Mayhem – Esoteric Warfare (Season of Mist)Thursday, 12th June 2014
It’s not too often that Norwegian black metal pioneers Mayhem release new material to the masses, but as has been the trend in the band’s recent history, when they do decide to unloose an unholy horde of dismal cuts, they make it count. But how exactly can this group follow up 2007’s nihilistic masterpiece Ordo Ad Chao? Simply put, Esoteric Warfare is the answer.
The dense, disorienting, grime-in-the-ear-canal production of Ordo is replaced with a sharper presentation, immediately indicating that Mayhem, as they’re wont to do, won’t rest on the laurels of past glories. The cleaner production, though, makes Esoteric a much more visceral assault on the listener. Teloch’s guitar riffs in “Watchers” and “PsyWar” are katana-sharp, and Hellhammer’s relentless blasts and double-bass are nearly seizure-inducing, victimizing the listener via an unbridled attack rather than making him a languid drone of despair as the previous album did. Attila’s dual-layered vocals on the former track add a new dimension to Mayhem’s aural repertoire, and the wanton chaos of these tracks is offset by the avant-garde experimentalism of “MILAB” and “VI.Sec” (both reminiscent of Ordo’s “Illuminate Eliminate”) and the low-key, atmospheric arrangements of “Posthuman,” an unorthodox number whose lack of brutality by no means undercuts its sinister presentation, similar in approach to Grand Declaration of War.

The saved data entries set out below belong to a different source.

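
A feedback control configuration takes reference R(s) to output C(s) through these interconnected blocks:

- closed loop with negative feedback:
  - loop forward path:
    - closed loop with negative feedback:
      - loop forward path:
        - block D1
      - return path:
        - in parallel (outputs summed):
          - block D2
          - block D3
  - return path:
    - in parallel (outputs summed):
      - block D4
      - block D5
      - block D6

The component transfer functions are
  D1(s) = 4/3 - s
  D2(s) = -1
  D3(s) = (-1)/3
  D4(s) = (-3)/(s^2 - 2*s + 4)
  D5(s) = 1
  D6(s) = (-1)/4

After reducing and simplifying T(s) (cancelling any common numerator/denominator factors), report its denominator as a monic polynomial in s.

First reduce the diagram to T(s).

Step 1 - parallel reduction of D2, D3 -> (-4)/3
Step 2 - collapse the loop (D1 forward, (D2+D3) return) -> (12 - 9*s)/(12*s - 7)
Step 3 - parallel reduction of D4, D5, D6 -> (3*s^2 - 6*s)/(4*s^2 - 8*s + 16)
Step 4 - feedback reduction of [D1/(1+D1*(D2+D3))], (D4+D5+D6) -> (-36*s^3 + 120*s^2 - 240*s + 192)/(21*s^3 - 34*s^2 + 176*s - 112)
No further cancellation is possible in the step-4 result, so that is T(s). Its denominator becomes monic after dividing by the leading coefficient 21.

Answer: s^3 - 34*s^2/21 + 176*s/21 - 16/3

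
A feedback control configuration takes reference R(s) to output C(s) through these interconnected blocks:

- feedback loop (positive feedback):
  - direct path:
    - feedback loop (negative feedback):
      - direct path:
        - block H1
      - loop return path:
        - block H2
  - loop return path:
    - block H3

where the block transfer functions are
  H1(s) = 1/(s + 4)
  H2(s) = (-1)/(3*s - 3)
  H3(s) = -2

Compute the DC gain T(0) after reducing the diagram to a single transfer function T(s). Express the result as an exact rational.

1. apply the feedback formula to H1, H2, giving (3*s - 3)/(3*s^2 + 9*s - 13)
2. feedback reduction of [H1/(1+H1*H2)], H3, giving (3*s - 3)/(3*s^2 + 15*s - 19)
Evaluating the step-2 result (the overall T(s)) at s = 0 gives T(0) = -3/(-19) = 3/19.

Final answer: 3/19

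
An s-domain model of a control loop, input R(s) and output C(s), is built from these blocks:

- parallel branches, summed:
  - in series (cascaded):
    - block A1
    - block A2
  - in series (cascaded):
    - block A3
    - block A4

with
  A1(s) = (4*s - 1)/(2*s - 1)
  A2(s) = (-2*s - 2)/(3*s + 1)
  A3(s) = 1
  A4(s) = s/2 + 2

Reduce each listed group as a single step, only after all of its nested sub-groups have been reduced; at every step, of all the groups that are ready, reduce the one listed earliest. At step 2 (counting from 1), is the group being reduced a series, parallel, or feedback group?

Answer: series

Working:
Step 1. multiply A1, A2 (series)
Step 2. series reduction of A3, A4
Step 3. reduce the parallel group (A1*A2), (A3*A4)
At step 2 the group reduced is series.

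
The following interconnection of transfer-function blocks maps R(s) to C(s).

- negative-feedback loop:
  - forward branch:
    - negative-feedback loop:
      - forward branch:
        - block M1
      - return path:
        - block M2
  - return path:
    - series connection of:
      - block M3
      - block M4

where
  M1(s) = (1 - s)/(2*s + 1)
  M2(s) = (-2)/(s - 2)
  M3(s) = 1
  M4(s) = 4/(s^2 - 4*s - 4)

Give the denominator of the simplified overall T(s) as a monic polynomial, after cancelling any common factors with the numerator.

First reduce the diagram to T(s).

Step 1: apply the feedback formula to M1, M2 gives (-s^2 + 3*s - 2)/(2*s^2 - s - 4)
Step 2: multiply M3, M4 (series) gives 4/(s^2 - 4*s - 4)
Step 3: collapse the loop ([M1/(1+M1*M2)] forward, (M3*M4) return) gives (-s^4 + 7*s^3 - 10*s^2 - 4*s + 8)/(2*s^4 - 9*s^3 - 12*s^2 + 32*s + 8)
That last expression is T(s), already simplified. Scaling its denominator by 1/2 (the reciprocal of the leading coefficient) yields the monic denominator.

Answer: s^4 - 9*s^3/2 - 6*s^2 + 16*s + 4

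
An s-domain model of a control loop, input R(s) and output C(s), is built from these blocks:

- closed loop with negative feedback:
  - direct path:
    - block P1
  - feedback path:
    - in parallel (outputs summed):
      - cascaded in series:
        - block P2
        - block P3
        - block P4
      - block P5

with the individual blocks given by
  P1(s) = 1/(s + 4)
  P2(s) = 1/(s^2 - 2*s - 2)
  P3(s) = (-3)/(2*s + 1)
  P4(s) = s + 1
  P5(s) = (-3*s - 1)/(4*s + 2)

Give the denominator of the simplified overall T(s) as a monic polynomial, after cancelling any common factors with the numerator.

1. series reduction of P2, P3, P4 = (-3*s - 3)/(2*s^3 - 3*s^2 - 6*s - 2)
2. parallel reduction of (P2*P3*P4), P5 = (-3*s^3 + 5*s^2 + 2*s - 4)/(4*s^3 - 6*s^2 - 12*s - 4)
3. apply the feedback formula to P1, ((P2*P3*P4)+P5) = (4*s^3 - 6*s^2 - 12*s - 4)/(4*s^4 + 7*s^3 - 31*s^2 - 50*s - 20)
No further cancellation is possible in the step-3 result, so that is T(s). Its denominator becomes monic after dividing by the leading coefficient 4.

Final answer: s^4 + 7*s^3/4 - 31*s^2/4 - 25*s/2 - 5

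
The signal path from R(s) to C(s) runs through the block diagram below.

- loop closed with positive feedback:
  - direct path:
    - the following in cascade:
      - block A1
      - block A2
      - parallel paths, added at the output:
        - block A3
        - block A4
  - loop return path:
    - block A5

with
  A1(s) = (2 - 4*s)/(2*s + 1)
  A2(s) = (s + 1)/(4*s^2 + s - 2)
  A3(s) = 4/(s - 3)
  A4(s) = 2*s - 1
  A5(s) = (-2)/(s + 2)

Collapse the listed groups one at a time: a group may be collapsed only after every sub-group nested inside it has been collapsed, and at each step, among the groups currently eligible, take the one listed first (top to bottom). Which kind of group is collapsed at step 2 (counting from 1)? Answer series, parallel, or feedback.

Step 1 - sum the parallel branches A3, A4
Step 2 - reduce the series chain A1, A2, (A3+A4)
Step 3 - close the feedback loop around (A1*A2*(A3+A4)), A5
The group at step 2 is a series group.

Therefore the answer is series.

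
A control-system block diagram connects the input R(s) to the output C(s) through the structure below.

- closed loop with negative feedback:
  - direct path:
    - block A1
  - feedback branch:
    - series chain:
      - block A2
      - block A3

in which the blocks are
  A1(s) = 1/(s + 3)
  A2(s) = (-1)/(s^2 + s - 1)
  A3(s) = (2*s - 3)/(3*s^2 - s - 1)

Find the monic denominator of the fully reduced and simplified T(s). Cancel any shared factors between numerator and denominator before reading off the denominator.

Answer: s^5 + 11*s^4/3 + s^3/3 - 5*s^2 - s/3 + 2

Working:
(1) multiply A2, A3 (series), giving (3 - 2*s)/(3*s^4 + 2*s^3 - 5*s^2 + 1)
(2) feedback reduction of A1, (A2*A3), giving (3*s^4 + 2*s^3 - 5*s^2 + 1)/(3*s^5 + 11*s^4 + s^3 - 15*s^2 - s + 6)
The result of step 2 is T(s) in lowest terms. Its denominator has leading coefficient 3; dividing the denominator through by 3 makes it monic.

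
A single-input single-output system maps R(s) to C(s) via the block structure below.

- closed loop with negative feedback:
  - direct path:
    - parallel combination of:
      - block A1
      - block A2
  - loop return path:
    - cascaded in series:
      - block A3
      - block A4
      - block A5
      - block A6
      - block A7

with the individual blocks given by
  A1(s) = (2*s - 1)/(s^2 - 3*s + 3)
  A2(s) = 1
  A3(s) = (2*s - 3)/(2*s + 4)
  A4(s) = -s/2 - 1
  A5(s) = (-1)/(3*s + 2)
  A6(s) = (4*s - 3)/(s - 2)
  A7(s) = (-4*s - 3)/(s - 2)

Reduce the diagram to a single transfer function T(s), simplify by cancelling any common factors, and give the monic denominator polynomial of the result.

Step 1: reduce the parallel group A1, A2: (s^2 - s + 2)/(s^2 - 3*s + 3)
Step 2: cascade A3, A4, A5, A6, A7: (-32*s^3 + 48*s^2 + 18*s - 27)/(12*s^3 - 40*s^2 + 16*s + 32)
Step 3: collapse the loop ((A1+A2) forward, (A3*A4*A5*A6*A7) return): (-12*s^5 + 52*s^4 - 80*s^3 + 64*s^2 - 64)/(20*s^5 - 4*s^4 - 78*s^3 + 85*s^2 - 15*s - 42)
No further cancellation is possible in the step-3 result, so that is T(s). Its denominator becomes monic after dividing by the leading coefficient 20.

Final answer: s^5 - s^4/5 - 39*s^3/10 + 17*s^2/4 - 3*s/4 - 21/10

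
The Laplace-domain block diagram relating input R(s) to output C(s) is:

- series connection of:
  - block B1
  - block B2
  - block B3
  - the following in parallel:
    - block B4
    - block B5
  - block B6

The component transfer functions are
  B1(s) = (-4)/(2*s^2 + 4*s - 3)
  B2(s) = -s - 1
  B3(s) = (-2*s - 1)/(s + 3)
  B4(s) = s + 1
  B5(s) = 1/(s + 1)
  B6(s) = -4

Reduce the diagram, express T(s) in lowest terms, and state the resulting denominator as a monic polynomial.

Step 1: sum the parallel branches B4, B5 = (s^2 + 2*s + 2)/(s + 1)
Step 2: combine B1, B2, B3, (B4+B5), B6 in series = (32*s^3 + 80*s^2 + 96*s + 32)/(2*s^3 + 10*s^2 + 9*s - 9)
No further cancellation is possible in the step-2 result, so that is T(s). Its denominator becomes monic after dividing by the leading coefficient 2.

Hence the answer: s^3 + 5*s^2 + 9*s/2 - 9/2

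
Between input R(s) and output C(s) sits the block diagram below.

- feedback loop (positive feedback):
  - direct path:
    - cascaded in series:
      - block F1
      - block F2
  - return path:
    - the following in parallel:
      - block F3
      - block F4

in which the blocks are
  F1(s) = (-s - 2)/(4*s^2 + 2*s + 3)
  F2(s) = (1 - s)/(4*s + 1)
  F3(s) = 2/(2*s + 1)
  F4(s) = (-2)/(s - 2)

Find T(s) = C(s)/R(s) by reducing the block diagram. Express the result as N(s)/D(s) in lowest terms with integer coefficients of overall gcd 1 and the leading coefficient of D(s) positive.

First reduce the diagram to T(s).

[1] series reduction of F1, F2: (s^2 + s - 2)/(16*s^3 + 12*s^2 + 14*s + 3)
[2] parallel reduction of F3, F4: (-2*s - 6)/(2*s^2 - 3*s - 2)
[3] apply the feedback formula to (F1*F2), (F3+F4), giving the overall T(s)

Answer: (2*s^4 - s^3 - 9*s^2 + 4*s + 4)/(32*s^5 - 24*s^4 - 38*s^3 - 52*s^2 - 35*s - 18)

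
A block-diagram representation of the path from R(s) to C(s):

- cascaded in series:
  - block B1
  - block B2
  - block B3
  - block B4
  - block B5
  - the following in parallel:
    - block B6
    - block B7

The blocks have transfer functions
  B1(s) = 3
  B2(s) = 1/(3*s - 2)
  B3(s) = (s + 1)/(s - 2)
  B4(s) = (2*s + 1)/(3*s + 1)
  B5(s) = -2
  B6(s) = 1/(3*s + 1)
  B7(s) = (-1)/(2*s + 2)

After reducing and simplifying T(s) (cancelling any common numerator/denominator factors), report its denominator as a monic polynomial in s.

Step 1 - add B6, B7 (parallel) gives (1 - s)/(6*s^2 + 8*s + 2)
Step 2 - combine B1, B2, B3, B4, B5, (B6+B7) in series gives (6*s^2 - 3*s - 3)/(27*s^4 - 54*s^3 - 9*s^2 + 16*s + 4)
No further cancellation is possible in the step-2 result, so that is T(s). Its denominator becomes monic after dividing by the leading coefficient 27.

Answer: s^4 - 2*s^3 - s^2/3 + 16*s/27 + 4/27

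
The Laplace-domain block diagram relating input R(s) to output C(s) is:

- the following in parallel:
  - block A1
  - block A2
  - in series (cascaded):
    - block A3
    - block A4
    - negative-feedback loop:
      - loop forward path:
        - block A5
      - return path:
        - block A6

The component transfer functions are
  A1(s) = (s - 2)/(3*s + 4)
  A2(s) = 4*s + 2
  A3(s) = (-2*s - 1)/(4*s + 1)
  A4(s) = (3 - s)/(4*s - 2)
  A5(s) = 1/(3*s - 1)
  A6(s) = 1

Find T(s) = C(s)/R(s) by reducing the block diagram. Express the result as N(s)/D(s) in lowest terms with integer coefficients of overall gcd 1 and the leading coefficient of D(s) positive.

Answer: (576*s^5 + 960*s^4 - 54*s^3 - 217*s^2 - 65*s - 12)/(144*s^4 + 156*s^3 - 66*s^2 - 24*s)

Working:
Step 1 - close the feedback loop around A5, A6: 1/(3*s)
Step 2 - multiply A3, A4, [A5/(1+A5*A6)] (series): (2*s^2 - 5*s - 3)/(48*s^3 - 12*s^2 - 6*s)
Step 3 - parallel reduction of A1, A2, (A3*A4*[A5/(1+A5*A6)]), giving the overall T(s)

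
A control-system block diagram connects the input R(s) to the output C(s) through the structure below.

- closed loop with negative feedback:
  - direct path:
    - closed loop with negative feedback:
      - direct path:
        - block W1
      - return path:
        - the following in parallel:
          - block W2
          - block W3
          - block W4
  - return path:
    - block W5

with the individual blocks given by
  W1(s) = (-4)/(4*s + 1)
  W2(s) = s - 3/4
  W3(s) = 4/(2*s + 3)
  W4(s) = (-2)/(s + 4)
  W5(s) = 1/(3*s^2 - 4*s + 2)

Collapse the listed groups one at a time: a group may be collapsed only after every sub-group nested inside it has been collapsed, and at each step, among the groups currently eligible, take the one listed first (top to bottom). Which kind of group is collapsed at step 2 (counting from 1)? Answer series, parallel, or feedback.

(1) sum the parallel branches W2, W3, W4
(2) close the feedback loop around W1, (W2+W3+W4)
(3) close the feedback loop around [W1/(1+W1*(W2+W3+W4))], W5
The group at step 2 is a feedback group.

Answer: feedback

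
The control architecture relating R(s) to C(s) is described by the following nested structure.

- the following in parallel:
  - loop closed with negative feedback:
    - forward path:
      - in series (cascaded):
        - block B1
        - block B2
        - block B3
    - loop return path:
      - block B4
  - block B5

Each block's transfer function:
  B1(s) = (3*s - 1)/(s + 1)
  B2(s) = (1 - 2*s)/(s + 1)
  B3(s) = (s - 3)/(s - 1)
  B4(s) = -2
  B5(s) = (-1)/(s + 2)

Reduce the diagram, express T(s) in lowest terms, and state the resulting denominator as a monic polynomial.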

The album’s only weakness, and the reason it falls just shy of Ordo’s majesty, is the track order. The fastest and heaviest offerings are loaded on the front end of the album with the more progressive explorations pulling up the rear, which can cause each half of the record to border on monotony during the first listen. Resultantly the album closes on more of a whimper than a bang, which is unfortunate as the second half’s “Corpse of Care” ends with what may be the group’s most vicious passage since “Buried By Time & Dust” and would make a punishing closer. Seems like a missed opportunity.
This one gripe aside, Mayhem are still at the top of their game and, after 30 years of pure fucking Armageddon, show no sign of entertaining the idea of mercy.